Wednesday, July 25, 2012

Ace Face (Of Mallorca): Bradley Wiggins

The Style Council made some rotten videos. So rotten were they, that you have to assume they were deliberate. The most rotten (and obscure) was one for "My Ever Changing Moods". Weller and Talbot were lycra-ed up and engaged in a cycle race. It was rubbish, unlike the song. It was postmodernist irony maybe, though the irony was lost on me.

The Modfather on a bike, though, was apt. Apt for the new Modfather on a bike. The biker with burns. The retro roader. Bradley Wiggins, Brad Wiggins, Wiggo, Wiggy; he sounds as though he could have been in The Jam or The Style Council.
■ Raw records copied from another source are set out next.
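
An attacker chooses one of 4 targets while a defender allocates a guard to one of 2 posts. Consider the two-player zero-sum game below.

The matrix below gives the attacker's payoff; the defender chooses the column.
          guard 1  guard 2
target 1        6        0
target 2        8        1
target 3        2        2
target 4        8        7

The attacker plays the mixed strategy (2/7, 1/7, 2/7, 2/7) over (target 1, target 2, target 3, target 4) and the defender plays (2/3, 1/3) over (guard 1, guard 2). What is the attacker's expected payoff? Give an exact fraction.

33/7

Against (2/3, 1/3), each row's expected payoff is target 1: 4; target 2: 17/3; target 3: 2; target 4: 23/3.
Taking the (2/7, 1/7, 2/7, 2/7)-weighted average: (2/7)·(4) + (1/7)·(17/3) + (2/7)·(2) + (2/7)·(23/3) = 33/7.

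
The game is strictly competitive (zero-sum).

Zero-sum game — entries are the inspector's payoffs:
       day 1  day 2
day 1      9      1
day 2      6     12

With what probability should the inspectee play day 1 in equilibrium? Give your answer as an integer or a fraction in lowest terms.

11/14

Row minima are 1 and 6, so the inspector's maximin is 6; column maxima are 9 and 12, so the inspectee's minimax is 9. These differ, so the equilibrium is in mixed strategies.
Let the inspectee play day 1 with probability q. The inspector is indifferent when 9q + (1−q) = 6q + 12(1−q), giving q = 11/14.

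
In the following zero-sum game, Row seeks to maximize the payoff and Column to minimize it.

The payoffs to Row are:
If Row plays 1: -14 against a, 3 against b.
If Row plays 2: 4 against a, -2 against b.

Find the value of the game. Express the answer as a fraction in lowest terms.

-16/23

Row minima are -14 and -2, so Row's maximin is -2; column maxima are 4 and 3, so Column's minimax is 3. These differ, so the equilibrium is in mixed strategies.
Let Row play 1 with probability p. Column is indifferent when −14p + 4(1−p) = 3p − 2(1−p), giving p = 6/23.
Let Column play a with probability q. Row is indifferent when −14q + 3(1−q) = 4q − 2(1−q), giving q = 5/23.
The value is -14·(5/23) + (3)·(18/23) = -16/23.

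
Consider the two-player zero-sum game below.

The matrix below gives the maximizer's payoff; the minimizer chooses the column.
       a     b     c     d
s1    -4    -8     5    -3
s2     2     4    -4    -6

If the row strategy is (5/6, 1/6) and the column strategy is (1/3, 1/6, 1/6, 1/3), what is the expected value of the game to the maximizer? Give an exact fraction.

-31/12

Against (1/3, 1/6, 1/6, 1/3), each row's expected payoff is s1: -17/6; s2: -4/3.
Taking the (5/6, 1/6)-weighted average: (5/6)·(-17/6) + (1/6)·(-4/3) = -31/12.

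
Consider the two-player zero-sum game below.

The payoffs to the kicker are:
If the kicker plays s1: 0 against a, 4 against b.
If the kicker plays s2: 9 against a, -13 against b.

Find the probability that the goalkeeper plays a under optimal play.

Row minima are 0 and -13, so the kicker's maximin is 0; column maxima are 9 and 4, so the goalkeeper's minimax is 4. These differ, so the equilibrium is in mixed strategies.
Let the goalkeeper play a with probability q. The kicker is indifferent when 4(1−q) = 9q − 13(1−q), giving q = 17/26.

17/26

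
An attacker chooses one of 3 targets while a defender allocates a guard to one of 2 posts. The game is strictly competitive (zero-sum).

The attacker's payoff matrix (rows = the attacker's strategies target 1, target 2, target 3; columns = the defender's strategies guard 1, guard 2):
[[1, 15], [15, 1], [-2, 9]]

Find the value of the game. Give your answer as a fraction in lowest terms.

Row target 3 is strictly dominated by row target 1, so the attacker never plays it.
The remaining 2×2 game on (target 1, target 2) × (guard 1, guard 2) has no saddle point. Let the attacker play target 1 with probability p; indifference gives p + 15(1−p) = 15p + (1−p), so p = 1/2.
Similarly the defender's optimal q on guard 1 is 1/2, and the value is 1·(1/2) + (15)·(1/2) = 8.

8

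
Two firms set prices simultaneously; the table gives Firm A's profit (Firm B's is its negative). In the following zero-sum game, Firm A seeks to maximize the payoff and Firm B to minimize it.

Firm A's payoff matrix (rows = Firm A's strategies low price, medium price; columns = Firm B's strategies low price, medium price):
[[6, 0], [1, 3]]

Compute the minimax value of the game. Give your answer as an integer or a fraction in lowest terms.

9/4

Row minima are 0 and 1, so Firm A's maximin is 1; column maxima are 6 and 3, so Firm B's minimax is 3. These differ, so the equilibrium is in mixed strategies.
Let Firm A play low price with probability p. Firm B is indifferent when 6p + (1−p) = 3(1−p), giving p = 1/4.
Let Firm B play low price with probability q. Firm A is indifferent when 6q = q + 3(1−q), giving q = 3/8.
The value is 6·(3/8) + (0)·(5/8) = 9/4.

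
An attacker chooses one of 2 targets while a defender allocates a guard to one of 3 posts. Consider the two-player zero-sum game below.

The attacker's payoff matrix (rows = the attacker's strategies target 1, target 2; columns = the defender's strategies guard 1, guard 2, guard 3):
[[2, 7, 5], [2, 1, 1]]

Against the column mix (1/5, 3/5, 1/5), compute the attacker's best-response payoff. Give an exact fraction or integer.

target 1: (2)·(1/5) + (7)·(3/5) + (5)·(1/5) = 28/5.
target 2: (2)·(1/5) + (1)·(3/5) + (1)·(1/5) = 6/5.
The best pure response is target 1 with expected payoff 28/5.

28/5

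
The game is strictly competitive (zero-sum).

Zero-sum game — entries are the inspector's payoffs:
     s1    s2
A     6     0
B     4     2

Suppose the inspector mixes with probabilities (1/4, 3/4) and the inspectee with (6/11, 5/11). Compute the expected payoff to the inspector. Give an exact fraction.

69/22

Against (6/11, 5/11), each row's expected payoff is A: 36/11; B: 34/11.
Taking the (1/4, 3/4)-weighted average: (1/4)·(36/11) + (3/4)·(34/11) = 69/22.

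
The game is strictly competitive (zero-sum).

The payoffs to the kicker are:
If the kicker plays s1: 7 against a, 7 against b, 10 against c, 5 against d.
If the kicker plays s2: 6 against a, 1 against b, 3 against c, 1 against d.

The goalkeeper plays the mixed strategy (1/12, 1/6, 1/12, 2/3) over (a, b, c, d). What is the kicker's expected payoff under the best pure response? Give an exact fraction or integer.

s1: (7)·(1/12) + (7)·(1/6) + (10)·(1/12) + (5)·(2/3) = 71/12.
s2: (6)·(1/12) + (1)·(1/6) + (3)·(1/12) + (1)·(2/3) = 19/12.
The best pure response is s1 with expected payoff 71/12.

71/12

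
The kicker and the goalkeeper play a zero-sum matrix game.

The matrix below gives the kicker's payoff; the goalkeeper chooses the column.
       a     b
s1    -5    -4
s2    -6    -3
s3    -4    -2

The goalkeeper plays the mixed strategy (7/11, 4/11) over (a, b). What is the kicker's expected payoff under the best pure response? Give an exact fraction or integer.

s1: (-5)·(7/11) + (-4)·(4/11) = -51/11.
s2: (-6)·(7/11) + (-3)·(4/11) = -54/11.
s3: (-4)·(7/11) + (-2)·(4/11) = -36/11.
The best pure response is s3 with expected payoff -36/11.

-36/11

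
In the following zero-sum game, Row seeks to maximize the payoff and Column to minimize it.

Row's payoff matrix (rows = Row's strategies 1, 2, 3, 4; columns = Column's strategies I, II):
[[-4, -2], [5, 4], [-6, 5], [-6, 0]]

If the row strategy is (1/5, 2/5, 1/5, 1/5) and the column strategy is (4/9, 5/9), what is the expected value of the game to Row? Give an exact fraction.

31/45

Against (4/9, 5/9), each row's expected payoff is 1: -26/9; 2: 40/9; 3: 1/9; 4: -8/3.
Taking the (1/5, 2/5, 1/5, 1/5)-weighted average: (1/5)·(-26/9) + (2/5)·(40/9) + (1/5)·(1/9) + (1/5)·(-8/3) = 31/45.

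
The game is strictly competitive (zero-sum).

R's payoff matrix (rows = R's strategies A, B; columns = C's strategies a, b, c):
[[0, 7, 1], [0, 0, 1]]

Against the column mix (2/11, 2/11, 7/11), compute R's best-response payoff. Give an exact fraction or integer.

21/11

A: (0)·(2/11) + (7)·(2/11) + (1)·(7/11) = 21/11.
B: (0)·(2/11) + (0)·(2/11) + (1)·(7/11) = 7/11.
The best pure response is A with expected payoff 21/11.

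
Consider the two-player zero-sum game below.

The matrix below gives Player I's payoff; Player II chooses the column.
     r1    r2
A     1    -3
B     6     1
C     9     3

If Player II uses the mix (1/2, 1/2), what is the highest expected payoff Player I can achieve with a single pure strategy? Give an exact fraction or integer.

6

A: (1)·(1/2) + (-3)·(1/2) = -1.
B: (6)·(1/2) + (1)·(1/2) = 7/2.
C: (9)·(1/2) + (3)·(1/2) = 6.
The best pure response is C with expected payoff 6.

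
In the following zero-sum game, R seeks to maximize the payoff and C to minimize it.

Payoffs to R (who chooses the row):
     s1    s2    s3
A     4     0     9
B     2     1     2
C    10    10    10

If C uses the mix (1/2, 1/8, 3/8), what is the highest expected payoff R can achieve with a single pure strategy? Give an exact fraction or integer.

10

A: (4)·(1/2) + (0)·(1/8) + (9)·(3/8) = 43/8.
B: (2)·(1/2) + (1)·(1/8) + (2)·(3/8) = 15/8.
C: (10)·(1/2) + (10)·(1/8) + (10)·(3/8) = 10.
The best pure response is C with expected payoff 10.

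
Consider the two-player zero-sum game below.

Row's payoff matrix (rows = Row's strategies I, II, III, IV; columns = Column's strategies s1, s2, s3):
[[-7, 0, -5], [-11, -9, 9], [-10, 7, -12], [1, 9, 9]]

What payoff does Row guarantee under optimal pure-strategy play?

1

Row minima: -7, -11, -12, 1 → Row's maximin is 1.
Column maxima: 1, 9, 9 → Column's minimax is 1.
They coincide at (IV, s1), so the value is 1.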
The nearest to a Wiggo who was (is) in the pop-music business was Pete Wiggs of the ultimate retro dance group Saint Etienne. More aptness; Saint Etienne, which became eponymous in a musical context because of the football club, and just north of where Stage 12 finished. Of the Tour de France.

Musically, the Tour de France has only ever been done by German postmodernists. Kraftwerk. But, with the short hair, the sharp suits, Kraftwerk could have been electro-Mod. Everything comes around in creating a coincidence of synchronicity, itself with a Mod motif: Sting, the Ace Face of "Quadrophenia" - Pete Townshend and The Who's paean to the Mods - and the composer of "Synchronicity".

Bradley Wiggins' affinity for Modism and Paul Weller in particular has been well-chronicled. It's stretching things to suggest that Wiggins' success makes cycling the new rock 'n' roll, but his success does highlight a commonality with his musical hero. Wiggins, and Mark Cavendish come to that, has attitude. He is edgy. He has given cycling a profile among the British that a more conventional figure such as Chris Hoy, or Chris Boardman twenty-odd years ago, could not have managed.

At the same time, however, he has revealed the extent to which he wants to be seen as a role model. This doesn't come across as the self-important narcissism of a braggart but as coming genuinely from the heart. He is a character many times over, a true sporting hero among many who are held up as being so but who are anything but heroic.

Wiggins, as has also been well-chronicled, has an affinity for Mallorca. His association with Puerto Pollensa and Puerto Alcúdia is such that he is almost claimed as one of our own. As Humphrey Carter in his "Daily Bulletin" leader yesterday alluded to, the Balearics tourism ministry should be looking at how this claim can be turned into promotional gold.

Cycling, as much if not more than golf, is the mainstay of Mallorca's off-season tourism. Not every cyclist is a Wiggins or a Cavendish, not every team that comes to Mallorca in the winter to train is Team Sky, not everyone who comes to Mallorca in winter, or who might come, is necessarily a cyclist, but association is what counts. Alcúdia, home to Team Sky; the Tour de France, trained in Mallorca. And there is probably more association to be forged thanks to the Olympics.

The great white hope of winter tourism, namely sports tourism, will have its forum this October. If they haven't already, the ministerial organisers should consider seeing if Wiggins and Team Sky are available for some promotion to coincide with the forum. (As an aside, it is satisfying to note that Judge Castro, in charge of the "caso Palma Arena" corruption investigations, has made an association similar to the one I made in a previous article in respect of this forum and has requested sight of the budget. It is said that the forum in October will be costing 80,000 euros, massively less than the 1.2 million euros that a similar event arranged by the Duke of Palma's organisation did.)

The forum offers a golden opportunity. Wiggins may seem an unlikely "face" of Mallorca, but only because he doesn't conform to the norm. Yet, that quirky mix of role model, attitude and retro might be highly appropriate. Mallorca, the model for other destinations to aspire to, one with a touch of swagger, arrogance even that comes from a new-found self-belief (one can but hope), and one with retro holiday brought up to date for the modern world: "This Is The Modern World" for the brave new world of Mallorca's tourism.

And that unlikely face, the Ace Face of cycling's Modism, will be spied now and then, as he has been before, taking a coffee at Puerto Pollensa's Cappuccino or 1919. More aptness. The Modfather of cycling to the Modfather himself whose Style Council alter ego was that of The Cappuccino Kid.